В комедии «Союз молодежи» Ибсен ведет борьбу на два фронта – против защитников старого порядка, которые представлены глупым и чванным камергером Братсбергом и землевладельцем Люннестадом, – и против представителен буржуазного «либерализма» – афериста Монсена и пустого фразера Стенсгора.
Борьба, которая совершается внутри мещанского общества, мало интересует Ибсена, и он со стороны холодно и насмешливо следит за ней. Ибсен интересуется Стенсгором и его противниками лишь по стольку, по скольку они дают ему материал для насмешки над мещанской жизнью. Это все «бюсты-портреты», которые делал Рубек-Ибсен. Снаружи это так называемое «поразительное сходство»… Но в своей глубочайшей сущности это достойные уважения почтенные лошадиные морды, упрямые ослиные рыла, вислоухие, низколобые собачьи черепа и жирные свиные головы…).
Если в комедии «Союз молодежи» насмешка Ибсена – довольно добродушна или вернее небрежна, то в комедии «Столпы общества» мы имеем дело с автором, который серьезно, с горьким раздражением, раскрывает язвы буржуазного общества.
Все герои первой комедии – безнадежное ничтожество; наоборот, в комедии «Столпы общества» мы видим героем Карстена Берника, человека умного и даже способного – под влиянием исключительных обстоятельств – взглянуть трезво на лицемерие и ложь, которые так характерны для «буржуазного быта».

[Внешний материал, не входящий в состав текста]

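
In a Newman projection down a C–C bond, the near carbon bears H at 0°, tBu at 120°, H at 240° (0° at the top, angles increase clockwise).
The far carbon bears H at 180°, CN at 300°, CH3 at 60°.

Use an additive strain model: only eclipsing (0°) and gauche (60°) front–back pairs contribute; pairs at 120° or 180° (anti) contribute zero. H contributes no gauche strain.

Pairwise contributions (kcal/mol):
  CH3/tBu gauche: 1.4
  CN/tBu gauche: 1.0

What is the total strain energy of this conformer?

1.4 kcal/mol

This conformer (staggered): tBu–CH3 gauche; 1.4 = 1.4 kcal/mol.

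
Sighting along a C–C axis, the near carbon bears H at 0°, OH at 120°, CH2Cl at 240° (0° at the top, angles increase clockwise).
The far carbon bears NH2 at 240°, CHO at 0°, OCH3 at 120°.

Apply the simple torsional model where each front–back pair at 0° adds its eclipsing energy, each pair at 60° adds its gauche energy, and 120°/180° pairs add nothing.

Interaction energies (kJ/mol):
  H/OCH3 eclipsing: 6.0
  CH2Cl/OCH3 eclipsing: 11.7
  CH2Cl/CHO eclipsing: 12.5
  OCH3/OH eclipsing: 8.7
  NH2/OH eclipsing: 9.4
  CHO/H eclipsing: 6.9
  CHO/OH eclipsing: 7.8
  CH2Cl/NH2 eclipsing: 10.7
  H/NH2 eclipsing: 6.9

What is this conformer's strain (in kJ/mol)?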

Нигде Ибсен не высказывает определенного взгляда на социалистическое движение, которое угрожает материальным основам мещанского порядка, однако его философское миросозерцание, несомненно, предполагает сочувствие этому движению, по скольку оно не претендует на всеобщее значение, как непреходящая религиозная истина. Разумеется, Ибсен не мог принадлежать ни к какой партии. «Я никогда не принадлежал ни к какой партии, как, вероятно, и не буду принадлежать впредь», – писал Ибсен. – «У меня органическая, природная потребность действовать на свой страх». И далее в той же заметке Ибсен выражает свое удивление и удовольствие по поводу того, что «преследуя свою главную задачу – изображать характеры и судьбу людей, он приходил при разработке некоторых вопросов бессознательно и непосредственно к тем же выводам, к каким приходили социалисты-философы путем научных исследований»[11]. (VIII т. Стр. 79).
10
Должен оговориться, что мои выводы построены исключительно на анализе драм Ибсена. Возражение и сомнения, которые могут возникнуть по поводу взглядов Ибсена на государственную власть, я предвижу: их источник интимно-личная биография Ибсена, его обращения к стортингу и королю; мало того, у него есть следующая парадоксальная фраза в письме к Брандесу: «Лучше всего процветает свобода духа и мысли при абсолютизме, это доказано примером Франции, а позже Германии и теперь России». Разумеется, это суждение случайно и в корне противоречит всей грандиозной идейной системе, созданной Ибсеном в его драмах. Судить об Ибсене по этой фразе так же смешно, как делать выводы относительно философии Ницше на том основании, что Ницше выражал симпатии русскому самодержавию.
11
Настоящая цитата сделана по переводу С. А. Полякова и Ю. К. Бальтрушайтиса в изд. «Скорпион»; все остальные – по переводу А. П. Ганзен. Генрик Ибсен, полн. собр. сочин. Изд. С. Скирмунта.